In motor vehicle accidents, legal claims usually arise from allegations of negligence. Negligence typically refers to careless or irresponsible conduct that results in harm or damage. It can also be defined as doing something that a reasonably prudent person would not do under the same or similar circumstances or failing to do something that a reasonably prudent person would do under the same or similar circumstances. Generally speaking, a driver is negligent if he or she fails to use reasonable care to avoid foreseeable harm to another driver, automobile passenger, or pedestrian.
Negligence is a consistent factor occurring in the majority of motor vehicle accidents. In terms of vehicle accidents, negligence encompasses both active and passive faults; for example, forgetting to yield may result in the same consequences as intentionally running a stop sign. Additional examples of negligent driving faults include:
- Passing when it is unsafe to do so
- Failure to signal when turning
- Driving while under the influence of alcohol or drugs
Recklessness is one type of negligence that can contribute to auto accidents. It is a conscious disregard for the possible consequences and safety of other motorists. Road rage often leads to reckless driving and is the cause of numerous auto accidents every year.

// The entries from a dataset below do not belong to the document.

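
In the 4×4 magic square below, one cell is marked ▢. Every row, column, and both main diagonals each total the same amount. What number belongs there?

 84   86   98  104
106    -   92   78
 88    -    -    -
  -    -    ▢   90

Row 1 is complete and sums to 372; that is the magic constant.
Row 2 needs 372; the known cells sum to 276, so (2,2) = 96.
Column 1 needs 372; the known cells sum to 278, so (4,1) = 94.
Column 4 must total 372; the given cells sum to 272, so (3,4) = 100.
Main diagonal: 84 + 96 + 90 + ? = 372, so (3,3) = 102.
Anti-diagonal: 104 + 92 + 94 + ? = 372, so (3,2) = 82.
From column 2, 372 − (86 + 96 + 82) gives (4,2) = 108.
Column 3 must total 372; the given cells sum to 292, so (4,3) = 80.

80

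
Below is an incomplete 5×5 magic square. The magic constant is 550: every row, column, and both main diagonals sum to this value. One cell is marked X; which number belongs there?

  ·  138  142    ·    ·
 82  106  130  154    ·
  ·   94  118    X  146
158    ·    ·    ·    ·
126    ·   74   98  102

122

From row 2, 550 − (82 + 106 + 130 + 154) gives (2,5) = 78.
The remaining cell in row 5 is (5,2) = 550 − 400 = 150.
Column 2 needs 550; the known cells sum to 488, so (4,2) = 62.
Column 3: 142 + 130 + 118 + 74 + ? = 550, so (4,3) = 86.
From anti-diagonal, 550 − (154 + 118 + 62 + 126) gives (1,5) = 90.
Column 5 needs 550; the known cells sum to 416, so (4,5) = 134.
Row 4: 158 + 62 + 86 + 134 + ? = 550, so (4,4) = 110.
Using main diagonal: 106 + 118 + 110 + 102 + ? → (1,1) = 550 − 436 = 114.
From row 1, 550 − (114 + 138 + 142 + 90) gives (1,4) = 66.
Using column 1: 114 + 82 + 158 + 126 + ? → (3,1) = 550 − 480 = 70.
Using column 4: 66 + 154 + 110 + 98 + ? → (3,4) = 550 − 428 = 122.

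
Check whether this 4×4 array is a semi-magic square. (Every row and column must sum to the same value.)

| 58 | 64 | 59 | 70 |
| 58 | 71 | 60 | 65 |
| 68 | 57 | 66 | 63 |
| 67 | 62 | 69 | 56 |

Row 1: 58 + 64 + 59 + 70 = 251.
Row 2: 58 + 71 + 60 + 65 = 254.
Row 3: 68 + 57 + 66 + 63 = 254.
Row 4: 67 + 62 + 69 + 56 = 254.
Column 1: 58 + 58 + 68 + 67 = 251.
Column 2: 64 + 71 + 57 + 62 = 254.
Column 3: 59 + 60 + 66 + 69 = 254.
Column 4: 70 + 65 + 63 + 56 = 254.

No — column 4 sums to 254 but column 1 sums to 251.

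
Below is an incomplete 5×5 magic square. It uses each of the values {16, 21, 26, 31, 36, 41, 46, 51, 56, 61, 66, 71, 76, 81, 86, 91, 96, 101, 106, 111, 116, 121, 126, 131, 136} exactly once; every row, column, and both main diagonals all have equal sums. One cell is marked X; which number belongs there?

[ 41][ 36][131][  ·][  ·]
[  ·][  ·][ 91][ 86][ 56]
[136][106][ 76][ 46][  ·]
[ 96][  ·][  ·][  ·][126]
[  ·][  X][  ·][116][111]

The 25 entries sum to 1900, so each line sums to 1900/5 = 380.
Row 3 needs 380; the known cells sum to 364, so (3,5) = 16.
Column 5 needs 380; the known cells sum to 309, so (1,5) = 71.
Using row 1: 41 + 36 + 131 + 71 + ? → (1,4) = 380 − 279 = 101.
From column 4, 380 − (101 + 86 + 46 + 116) gives (4,4) = 31.
Main diagonal: 41 + 76 + 31 + 111 + ? = 380, so (2,2) = 121.
The remaining cell in row 2 is (2,1) = 380 − 354 = 26.
The remaining cell in column 1 is (5,1) = 380 − 299 = 81.
Anti-diagonal must total 380; the given cells sum to 314, so (4,2) = 66.
Row 4: 96 + 66 + 31 + 126 + ? = 380, so (4,3) = 61.
The remaining cell in column 2 is (5,2) = 380 − 329 = 51.

51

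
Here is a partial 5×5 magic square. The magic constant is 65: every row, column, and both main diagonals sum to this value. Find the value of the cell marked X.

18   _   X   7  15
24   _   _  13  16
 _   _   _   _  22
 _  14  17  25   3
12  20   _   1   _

4

Row 4: 14 + 17 + 25 + 3 + ? = 65, so (4,1) = 6.
The remaining cell in column 1 is (3,1) = 65 − 60 = 5.
Column 4: 7 + 13 + 25 + 1 + ? = 65, so (3,4) = 19.
From column 5, 65 − (15 + 16 + 22 + 3) gives (5,5) = 9.
Anti-diagonal must total 65; the given cells sum to 54, so (3,3) = 11.
Row 3 must total 65; the given cells sum to 57, so (3,2) = 8.
Using row 5: 12 + 20 + 1 + 9 + ? → (5,3) = 65 − 42 = 23.
Main diagonal needs 65; the known cells sum to 63, so (2,2) = 2.
From row 2, 65 − (24 + 2 + 13 + 16) gives (2,3) = 10.
The remaining cell in column 2 is (1,2) = 65 − 44 = 21.
Column 3 needs 65; the known cells sum to 61, so (1,3) = 4.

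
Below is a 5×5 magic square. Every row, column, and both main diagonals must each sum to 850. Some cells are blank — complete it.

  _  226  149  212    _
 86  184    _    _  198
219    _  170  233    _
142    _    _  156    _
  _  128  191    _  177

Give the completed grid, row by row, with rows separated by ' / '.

163 226 149 212 100 / 86 184 247 135 198 / 219 107 170 233 121 / 142 205 93 156 254 / 240 128 191 114 177

Main diagonal needs 850; the known cells sum to 687, so (1,1) = 163.
Row 1 must total 850; the given cells sum to 750, so (1,5) = 100.
Column 1: 163 + 86 + 219 + 142 + ? = 850, so (5,1) = 240.
Row 5: 240 + 128 + 191 + 177 + ? = 850, so (5,4) = 114.
Column 4 needs 850; the known cells sum to 715, so (2,4) = 135.
Anti-diagonal: 100 + 135 + 170 + 240 + ? = 850, so (4,2) = 205.
The remaining cell in row 2 is (2,3) = 850 − 603 = 247.
Column 2: 226 + 184 + 205 + 128 + ? = 850, so (3,2) = 107.
The remaining cell in column 3 is (4,3) = 850 − 757 = 93.
Row 3 must total 850; the given cells sum to 729, so (3,5) = 121.
Using row 4: 142 + 205 + 93 + 156 + ? → (4,5) = 850 − 596 = 254.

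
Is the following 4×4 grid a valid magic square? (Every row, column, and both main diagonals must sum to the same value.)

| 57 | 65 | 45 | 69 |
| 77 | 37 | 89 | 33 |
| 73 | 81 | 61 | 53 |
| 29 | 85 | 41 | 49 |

Row 1: 57 + 65 + 45 + 69 = 236.
Row 2: 77 + 37 + 89 + 33 = 236.
Row 3: 73 + 81 + 61 + 53 = 268.
Row 4: 29 + 85 + 41 + 49 = 204.
Column 1: 57 + 77 + 73 + 29 = 236.
Column 2: 65 + 37 + 81 + 85 = 268.
Column 3: 45 + 89 + 61 + 41 = 236.
Column 4: 69 + 33 + 53 + 49 = 204.
Main diagonal: 57 + 37 + 61 + 49 = 204.
Anti-diagonal: 69 + 89 + 81 + 29 = 268.

No — row 4 sums to 204 but column 3 sums to 236.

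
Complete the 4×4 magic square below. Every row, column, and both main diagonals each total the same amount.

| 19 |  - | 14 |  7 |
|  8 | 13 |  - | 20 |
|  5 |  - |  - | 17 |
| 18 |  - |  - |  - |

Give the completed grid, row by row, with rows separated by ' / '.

19 10 14 7 / 8 13 9 20 / 5 16 12 17 / 18 11 15 6

Column 1 is already complete: 19 + 8 + 5 + 18 = 50, so that is the magic constant.
Row 1: 19 + 14 + 7 + ? = 50, so (1,2) = 10.
From row 2, 50 − (8 + 13 + 20) gives (2,3) = 9.
Column 4 must total 50; the given cells sum to 44, so (4,4) = 6.
Using main diagonal: 19 + 13 + 6 + ? → (3,3) = 50 − 38 = 12.
Anti-diagonal must total 50; the given cells sum to 34, so (3,2) = 16.
Column 2 needs 50; the known cells sum to 39, so (4,2) = 11.
From column 3, 50 − (14 + 9 + 12) gives (4,3) = 15.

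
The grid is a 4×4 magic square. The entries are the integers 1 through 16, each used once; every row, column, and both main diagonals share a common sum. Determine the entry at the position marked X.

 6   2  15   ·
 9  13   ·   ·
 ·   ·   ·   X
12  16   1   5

The entries are 1 through 16, which sum to 136, so each line sums to 136/4 = 34.
Row 1 must total 34; the given cells sum to 23, so (1,4) = 11.
Using column 1: 6 + 9 + 12 + ? → (3,1) = 34 − 27 = 7.
From column 2, 34 − (2 + 13 + 16) gives (3,2) = 3.
Using main diagonal: 6 + 13 + 5 + ? → (3,3) = 34 − 24 = 10.
Anti-diagonal must total 34; the given cells sum to 26, so (2,3) = 8.
From row 2, 34 − (9 + 13 + 8) gives (2,4) = 4.
Row 3 needs 34; the known cells sum to 20, so (3,4) = 14.

14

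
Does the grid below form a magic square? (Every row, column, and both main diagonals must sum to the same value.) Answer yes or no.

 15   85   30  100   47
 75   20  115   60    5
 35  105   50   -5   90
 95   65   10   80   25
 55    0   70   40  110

Row 1: 15 + 85 + 30 + 100 + 47 = 277.
Row 2: 75 + 20 + 115 + 60 + 5 = 275.
Row 3: 35 + 105 + 50 + (-5) + 90 = 275.
Row 4: 95 + 65 + 10 + 80 + 25 = 275.
Row 5: 55 + 0 + 70 + 40 + 110 = 275.
Column 1: 15 + 75 + 35 + 95 + 55 = 275.
Column 2: 85 + 20 + 105 + 65 + 0 = 275.
Column 3: 30 + 115 + 50 + 10 + 70 = 275.
Column 4: 100 + 60 + (-5) + 80 + 40 = 275.
Column 5: 47 + 5 + 90 + 25 + 110 = 277.
Main diagonal: 15 + 20 + 50 + 80 + 110 = 275.
Anti-diagonal: 47 + 60 + 50 + 65 + 55 = 277.

No — row 5 sums to 275 but anti-diagonal sums to 277.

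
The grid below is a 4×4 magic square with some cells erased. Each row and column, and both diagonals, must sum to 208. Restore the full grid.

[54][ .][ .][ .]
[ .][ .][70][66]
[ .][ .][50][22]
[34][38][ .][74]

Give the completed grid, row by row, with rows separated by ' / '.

54 82 26 46 / 42 30 70 66 / 78 58 50 22 / 34 38 62 74

The remaining cell in row 4 is (4,3) = 208 − 146 = 62.
Using column 3: 70 + 50 + 62 + ? → (1,3) = 208 − 182 = 26.
Column 4: 66 + 22 + 74 + ? = 208, so (1,4) = 46.
Main diagonal needs 208; the known cells sum to 178, so (2,2) = 30.
Anti-diagonal must total 208; the given cells sum to 150, so (3,2) = 58.
From row 1, 208 − (54 + 26 + 46) gives (1,2) = 82.
The remaining cell in row 2 is (2,1) = 208 − 166 = 42.
From row 3, 208 − (58 + 50 + 22) gives (3,1) = 78.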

If negligence is proved, the guilty party may have to pay for damages or car accident injuries to persons or damaged property that resulted from his or her negligence. The injured party is known as the plaintiff and the alleged offender is called the defendant. Three things need to be proved in such a car accident lawsuit:
- That the defendant was negligent
- That the negligence was the cause of the accident
- That the accident was the cause of the plaintiff’s injuries or damages to the plaintiff’s property.
An auto accident lawyer can help you determine if negligence was the cause of your car accident injuries and advise you of your rights to recover compensation.